6 место на седьмой Мини-Прозе (февраль 2006). По версии арбитров - 5.
Текст совершенно "не мой". Суждения ГГ и мнение автора – не одно и то же.


  Да как обычно утром проснулся, то, сё, глядь – уж и полвосьмого. Ну, думаю, опоздаю, как пить дать. В ботинки – прыг, ветровку накинул, ссыпался по лестнице. Блямс! – дверь подъезда за спиной, пружина у нее дай бог, каждому б такую. А соседи с первого этажа завсегда ругаются, конечно, я б тоже не выдержал: по надцать раз на дню этот грохот слушать. Они на принтере листик выкатали и кнопками на дверь присобачили – мол, господа, прикрывайте дверь-то, а не лязгайте со всей дури. Нашли господ. Листок через день оторвался, ну и… Не, я б на их месте в семь винтов с коленом заложил, причем матерно, но я ж на третьем, мне не слышно.
  Что? А-а, ну да, ближе к теме. Так я про что? Иду, значит, мимо базарчика. Обычно я на Гагарина хожу, дальше, спору нет, но там пара маршруток останавливается, а здесь, на Уфимской – одна. Через рынок пошел из-за того, что спешил, вообще-то тридевятой дорогой его обхожу. Там чернож… кавказцы в смысле. Ну, раскладываются они, приехали на машинах, шлендают от склада к палаткам, базлают не по-русски, одно слово – чурк…

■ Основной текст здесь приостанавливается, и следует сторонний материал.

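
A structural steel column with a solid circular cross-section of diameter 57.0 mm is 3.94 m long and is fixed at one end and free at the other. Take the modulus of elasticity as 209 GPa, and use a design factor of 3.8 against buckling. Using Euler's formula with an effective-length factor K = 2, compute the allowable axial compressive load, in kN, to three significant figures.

P_allow = 4.53 kN

I = πd⁴/64 = π×57.0⁴/64 = 518200 mm⁴.
Effective length L_e = KL = 2×3.94 m = 7880 mm.
Euler critical load P_cr = π²EI/L_e² = π²×209000×518200/7880² = 17210 N.
P_allow = P_cr/n = 17210/3.8 = 4530 N.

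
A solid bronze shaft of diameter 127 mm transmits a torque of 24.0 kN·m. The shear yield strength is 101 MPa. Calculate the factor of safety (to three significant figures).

τ = 16T/(πd³) = 16×2.4000×10^7/(π×127³) = 59.67 MPa.
n = τ_limit/τ = 101/59.67 = 1.693.

n = 1.69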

  Что? А-а, дык вот, о машинах. Приехали, говорю, поставили абы как. Известно, отстегивают ментам, ниче не боятся. Забили стоянку вкривь и вкось, и ни пройти, ни подрулить. Как щас помню, гостил у меня летом Васёк, катался он тогда на зеленой "девятке", ух и отрывались мы – ну полный капут. Бары-шмары-дискотеки. И решил Васёк на стоянку тачку свою приткнуть, а че под окнами-то? Угу. Подбегай каждые пять минут, проверяй – не увели колеса или еще чего. Стоянка вполне себе: час – червонец, ночь – полтинник, и сторож караулит. А ты хошь телку сними да кувыркайся, хошь телик зырь. Не беспокойся, короче.

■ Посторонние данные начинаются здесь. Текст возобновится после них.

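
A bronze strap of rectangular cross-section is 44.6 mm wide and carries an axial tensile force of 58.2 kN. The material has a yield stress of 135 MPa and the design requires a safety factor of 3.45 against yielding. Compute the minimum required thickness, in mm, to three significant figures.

t = 33.3 mm

σ_allow = 135/3.45 = 39.13 MPa.
Required area A = F/σ_allow = 58200/39.13 = 1487 mm².
t = A/w = 1487/44.6 = 33.35 mm.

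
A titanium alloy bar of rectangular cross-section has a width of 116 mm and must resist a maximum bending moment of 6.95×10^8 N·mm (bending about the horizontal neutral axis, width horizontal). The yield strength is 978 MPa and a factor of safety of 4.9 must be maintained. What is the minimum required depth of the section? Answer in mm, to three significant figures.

σ_allow = 978/4.9 = 199.6 MPa.
For a rectangular section σ = 6M/(bh²), so h² = 6M/(b σ_allow) = 6×6.9500×10^8/(116×199.6) = 180100 mm².
h = 424.4 mm.

h = 424 mm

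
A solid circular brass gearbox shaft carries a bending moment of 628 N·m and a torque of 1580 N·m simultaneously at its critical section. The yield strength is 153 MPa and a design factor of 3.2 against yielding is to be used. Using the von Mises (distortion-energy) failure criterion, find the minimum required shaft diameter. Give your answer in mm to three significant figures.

σ_allow = σ_y/n = 153/3.2 = 47.81 MPa.
For a solid shaft σ_b = 32M/(πd³) and τ = 16T/(πd³), so the von Mises stress is σ' = (16/πd³)·√(4M²+3T²).
√(4M²+3T²) = √(4×(628000)² + 3×(1.580×10^6)²) = 3.011×10^6 N·mm.
d³ = 16×3.011×10^6/(π×47.81) = 320700 mm³.
d = 68.45 mm.

d = 68.5 mm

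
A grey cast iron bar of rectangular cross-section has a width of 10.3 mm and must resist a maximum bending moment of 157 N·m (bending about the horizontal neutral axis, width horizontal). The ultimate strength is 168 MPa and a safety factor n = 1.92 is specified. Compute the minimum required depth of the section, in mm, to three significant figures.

σ_allow = 168/1.92 = 87.50 MPa.
For a rectangular section σ = 6M/(bh²), so h² = 6M/(b σ_allow) = 6×157000/(10.3×87.50) = 1045 mm².
h = 32.33 mm.

h = 32.3 mm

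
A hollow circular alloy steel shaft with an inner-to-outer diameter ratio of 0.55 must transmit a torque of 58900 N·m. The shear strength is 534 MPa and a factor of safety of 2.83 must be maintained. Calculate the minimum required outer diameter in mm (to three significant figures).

τ_allow = 534/2.83 = 188.7 MPa.
For a hollow shaft τ = 16T/[πd_o³(1−k⁴)] with k = 0.55, so 1−k⁴ = 0.9085.
d_o³ = 16T/[π τ_allow (1−k⁴)] = 16×5.8900×10^7/(π×188.7×0.9085) = 1.750×10^6 mm³.
d_o = 120.5 mm.

d_o = 121 mm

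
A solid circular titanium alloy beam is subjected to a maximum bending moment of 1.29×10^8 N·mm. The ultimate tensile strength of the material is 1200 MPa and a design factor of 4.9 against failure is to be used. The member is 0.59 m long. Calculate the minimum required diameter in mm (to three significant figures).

σ_allow = 1200/4.9 = 244.9 MPa.
For a solid circular section σ = 32M/(πd³), so d³ = 32M/(π σ_allow) = 32×1.2900×10^8/(π×244.9) = 5.365×10^6 mm³.
d = 175.1 mm.

d = 175 mm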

  Да не отвлекаюсь я! Васёк подкатил, сигналит: типа принимайте гостя дорогого. А из вагончика, где сторож, выныривает чернож… кавказец то есть. Мордатый, загорелый, и губа этак шрамом вздернута. Чэго нада? – говорит. И щурится, подлец, недобро. Васёк ему культурно: не твое дело, стоянка общая, места хватит, отвали, сука, а то моргала на жопу нахлобучу. Васёк, он внушительный – гора мышц, Кинг-Конг, брит наголо и руки в татуировках. Но добрый, первым никого не трогает.

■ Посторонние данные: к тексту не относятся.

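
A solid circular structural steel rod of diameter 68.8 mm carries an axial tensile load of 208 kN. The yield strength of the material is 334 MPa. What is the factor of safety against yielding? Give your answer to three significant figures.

n = 5.97

A = πd²/4 = 3718 mm².
σ = F/A = 208000/3718 = 55.95 MPa.
n = 334/55.95 = 5.970.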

  Кавказец злобно так глазками посверкивает, чуть ли не рычит, собака, да куда ему – Вася пальцем в бараний рог скрутит. Он, блин, на спор из арматуры узлы вяжет. Ну и пропустил, стало быть. Сел Вася в "Ладу" свою, развалился вальяжно, въехал на стоянку, ищет, где б пристроиться: бардак же. Щас бардак, тогда тоже, ну постоянно. Нарочно они, что ли, его устраивают – будто ДТП какое, сгрудились пес знает как. Урод со шрамом кричит: лэва ставь, лэва! Ага, слева натуральная свалка и есть. Васёк че, дурак? Он вправо взял, поюлил меж иномарками ихними да примостился посередь "Форда" с "Ауди" и – пропал.
  Че вру-то? Сгинул, говорю, прям как сквозь землю. Этот чернож… мурло потное сплюнул презрительно так, едва не на ботинок мне и назад потрюхал. От двери обернулся уже, пашёль, говорит, на. А то испарым без суда и слэдствия, как гариллу тваю. И еще что-то добавил. Я не слышал, я в ступоре был. А потом побежал, ох, побежал, припустил, как на последнюю электричку. Страшно было, ой-ё.
  При чём здесь стоянка? Ты чего, начальник, слушаешь-то чем? Я сразу ж тебе сказал. Погинул, говорю, малец на стоянке этой. Гадом буду, всё видел – кавказец пацана сманил. Значит так, я мимо шкандыбаю и, заметь, спешу сильно. Потому как опаздываю – раз, боюсь до усрачки – два. Ну-у, Васёк-то, дурень хренов, исчез и хоть бы хны, и хоть бы одна мразь почесалась. А них… не колышет никого, короче. Сам-то? А че сам? Я против чуро… кавказцев что сделаю? Них… Да не выражаюсь я в отделении! Я для связи слов. Ты слушай, начальник.
  Шкет, он мелкий был, зачем по утряни возле рынка бродил – поди пойми. Идет, в землю уставился, сгорбился чего-то. Лет десять ему, может, одиннадцать. На спине рюкзак, какие школьники носят, туда, верно, и шел. Не дошел, получается… Занятия с восьми, а час уже девятый, и до школы еще минут пятнадцать ходу – новостройки пройти, детсад обогнуть, с горы спуститься, там, внизу, школа и будет.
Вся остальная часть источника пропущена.